J’ai passé 20 jours à l’hôpital… et ma belle-famille ne s’est souvenue de moi que lorsque j’ai cessé de lui envoyer de l’argent
Trois jours plus tard, Ricardo est enfin venu à l’hôpital, accompagné de sa mère.
Ni l’un ni l’autre ne m’a demandé comment j’allais ni si ma fièvre avait baissé.

Doña Carmen a posé son sac à main sur la chaise à côté de mon lit, puis a poussé un long soupir.
« Tu as fait honte à cette famille. Tout le monde ne parle que de l’argent. »Je l’ai regardée sans répondre.
« J’ai une infection pulmonaire, Carmen. » Elle a haussé les épaules. « Nous aussi, nous avons nos problèmes. »
Ricardo s’est alors approché de mon lit.« Valeria, fais simplement le virement. Nous parlerons de tout ça lorsque tu iras mieux. »
J’ai presque souri. « Non. » Il s’est figé. « Qu’est-ce que tu viens de dire ? »
« J’ai dit non. » Pour la première fois depuis trois ans, je n’ai pas baissé les yeux.
« Pendant vingt jours, je me suis battue pour réussir à respirer, tandis que vous ne pensiez qu’à un virement bancaire.
Vous saviez parfaitement où me trouver lorsque vous aviez besoin d’argent. Mais lorsque c’est moi qui avais besoin de quelqu’un, aucun de vous n’est venu. »
Le visage de Ricardo s’est durci. « Tu es ma femme. Tu es censée aider ma famille. »

« J’étais ta femme lorsque je payais tes factures. J’étais ta femme lorsque j’envoyais de l’argent à ta mère chaque mois.
Mais lorsque j’étais allongée dans ce lit, tu m’as traitée comme un problème dont tu voulais te débarrasser. »
J’ai ouvert le tiroir de la table de chevet et en ai sorti un dossier que j’ai posé sur ma couverture.
À l’intérieur se trouvaient trois années de relevés bancaires, de messages, de reçus et de preuves de chaque somme que je leur avais versée.
« J’ai tout comptabilisé », ai-je dit calmement. « Les 450 000 pesos que tu m’as empruntés, les virements mensuels, les dépenses imprévues et toutes les factures que j’ai payées parce que tu me disais que ta famille traversait des difficultés financières. »
Ricardo a ouvert le dossier. À mesure qu’il tournait les pages, son expression changeait.
Puis je lui ai tendu un dernier document.
« Les mensualités de la maison que tu paies depuis deux ans ? Je les ai également financées. Et j’ai découvert hier que cette propriété n’est même pas au nom de ta mère. »
Un silence lourd s’est installé dans la chambre. Mariana, qui les avait suivis à l’intérieur, s’est soudainement immobilisée. J’ai regardé Ricardo droit dans les yeux.
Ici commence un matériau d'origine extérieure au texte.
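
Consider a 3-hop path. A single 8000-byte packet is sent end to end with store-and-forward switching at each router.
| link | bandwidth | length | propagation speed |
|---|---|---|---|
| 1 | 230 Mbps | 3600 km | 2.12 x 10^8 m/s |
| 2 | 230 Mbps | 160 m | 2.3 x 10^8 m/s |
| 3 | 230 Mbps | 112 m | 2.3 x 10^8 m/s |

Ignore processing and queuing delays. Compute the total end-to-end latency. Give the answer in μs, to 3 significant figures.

17800 μs

L = 8000 × 8 = 64000 bits.
Transmission delay per hop = L/R = 64000/230000000 = 278.261 μs; 3 hops → 834.783 μs.
Propagation delays (d/s per hop): 16981.1, 0.695652, 0.486957 μs; sum = 16982.3 μs.
End-to-end = 17800 μs.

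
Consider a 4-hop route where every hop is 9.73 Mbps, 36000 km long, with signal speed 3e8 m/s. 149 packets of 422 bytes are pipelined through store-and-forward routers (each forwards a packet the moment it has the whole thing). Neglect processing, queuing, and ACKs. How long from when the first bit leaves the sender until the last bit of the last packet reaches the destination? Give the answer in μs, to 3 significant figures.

533000 μs

Per-hop transmission t_tx = L/R = 3376/9730000 = 346.968 μs.
Per-hop propagation t_prop = 36000000/300000000 = 120000 μs.
Pipeline fill: first packet needs 4·t_tx to clear all hops; remaining 148 packets each add one t_tx.
Total = (4+149-1)·t_tx + 4·t_prop = 152·346.968 + 4·120000 = 533000 μs.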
« Tu ne m’as pas épousée parce que tu m’aimais. Tu m’as épousée parce que tu pensais que je continuerais à donner sans jamais m’arrêter. »
Ses yeux se sont remplis de colère. « Tu es en train de détruire notre mariage pour une histoire d’argent ? »
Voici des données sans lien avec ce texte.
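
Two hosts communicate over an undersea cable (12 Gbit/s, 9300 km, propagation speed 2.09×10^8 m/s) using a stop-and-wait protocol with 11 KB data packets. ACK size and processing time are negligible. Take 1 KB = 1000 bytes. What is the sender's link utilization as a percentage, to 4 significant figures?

0.008239 %

t_tx = L/R = 88000/12000000000 = 7.33333e-06 s.
t_prop = 9300000/209000000 = 0.0444976 s; RTT = 0.0889952 s.
Cycle = t_tx + RTT = 0.0890025 s.
Utilization = t_tx / cycle = 7.33333e-06/0.0890025 = 0.008239 %.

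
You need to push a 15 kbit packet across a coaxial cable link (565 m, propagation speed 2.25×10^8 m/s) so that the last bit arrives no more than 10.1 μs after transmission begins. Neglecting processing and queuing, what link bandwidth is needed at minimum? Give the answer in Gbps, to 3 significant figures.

Propagation delay = 565 / 225000000 = 2.51111 μs.
Transmission budget = 10.1 − 2.51111 = 7.58889 μs.
R ≥ L / t_tx = 15000 bits / 7.58889e-06 s = 1.98 Gbps.

1.98 Gbps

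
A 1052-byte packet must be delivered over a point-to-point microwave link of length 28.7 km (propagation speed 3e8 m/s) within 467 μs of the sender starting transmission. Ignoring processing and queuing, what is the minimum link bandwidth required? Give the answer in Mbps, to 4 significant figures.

L = 8416 bits.
Propagation delay = 28700 / 300000000 = 95.6667 μs.
Transmission budget = 467 − 95.6667 = 371.333 μs.
R ≥ L / t_tx = 8416 bits / 0.000371333 s = 22.66 Mbps.

22.66 Mbps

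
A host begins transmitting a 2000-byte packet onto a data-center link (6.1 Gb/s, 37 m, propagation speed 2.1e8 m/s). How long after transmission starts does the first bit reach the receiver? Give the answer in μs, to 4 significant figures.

First bit experiences only propagation delay: d/s = 37/210000000 = 0.1762 μs.

0.1762 μs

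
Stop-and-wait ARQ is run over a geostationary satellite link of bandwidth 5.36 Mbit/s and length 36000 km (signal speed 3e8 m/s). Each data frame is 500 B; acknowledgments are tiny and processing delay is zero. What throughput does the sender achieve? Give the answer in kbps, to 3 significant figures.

16.6 kbps

t_tx = L/R = 4000/5360000 = 0.000746269 s.
t_prop = 36000000/300000000 = 0.12 s; RTT = 0.24 s.
Cycle = t_tx + RTT = 0.240746 s.
Throughput = L / cycle = 4000 / 0.240746 = 16.6 kbps.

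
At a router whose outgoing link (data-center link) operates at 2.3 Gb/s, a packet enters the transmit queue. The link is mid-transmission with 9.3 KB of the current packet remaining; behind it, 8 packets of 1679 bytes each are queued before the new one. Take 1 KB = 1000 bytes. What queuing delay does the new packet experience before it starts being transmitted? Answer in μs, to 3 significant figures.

79.1 μs

Each queued packet: L/R = 13432/2300000000 = 5.84 μs.
8 queued → 46.72 μs.
Plus remaining 74400 bits of current packet: 32.3478 μs.
Queuing delay = 79.1 μs.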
J’ai doucement secoué la tête. « Non. » Ma voix était calme.
« C’est toi qui as détruit notre mariage le jour où ma souffrance a compté moins pour toi qu’un virement de 25 000 pesos. »
J’ai retiré mon alliance et l’ai déposée sur le dossier.
« Quand je sortirai de cet hôpital, je rentrerai dans un endroit où je n’aurai plus besoin de payer pour mériter l’amour de quelqu’un. »
Ricardo a fixé mon alliance. Pour la première fois, il n’avait rien à répondre. Je me suis tournée vers la fenêtre.
Et à cet instant, j’ai compris quelque chose que j’avais oublié pendant trois ans :
Je n’étais pas en train de perdre ma famille. Je me débarrassais enfin de personnes qui ne m’avaient jamais vraiment considérée comme un membre de leur famille.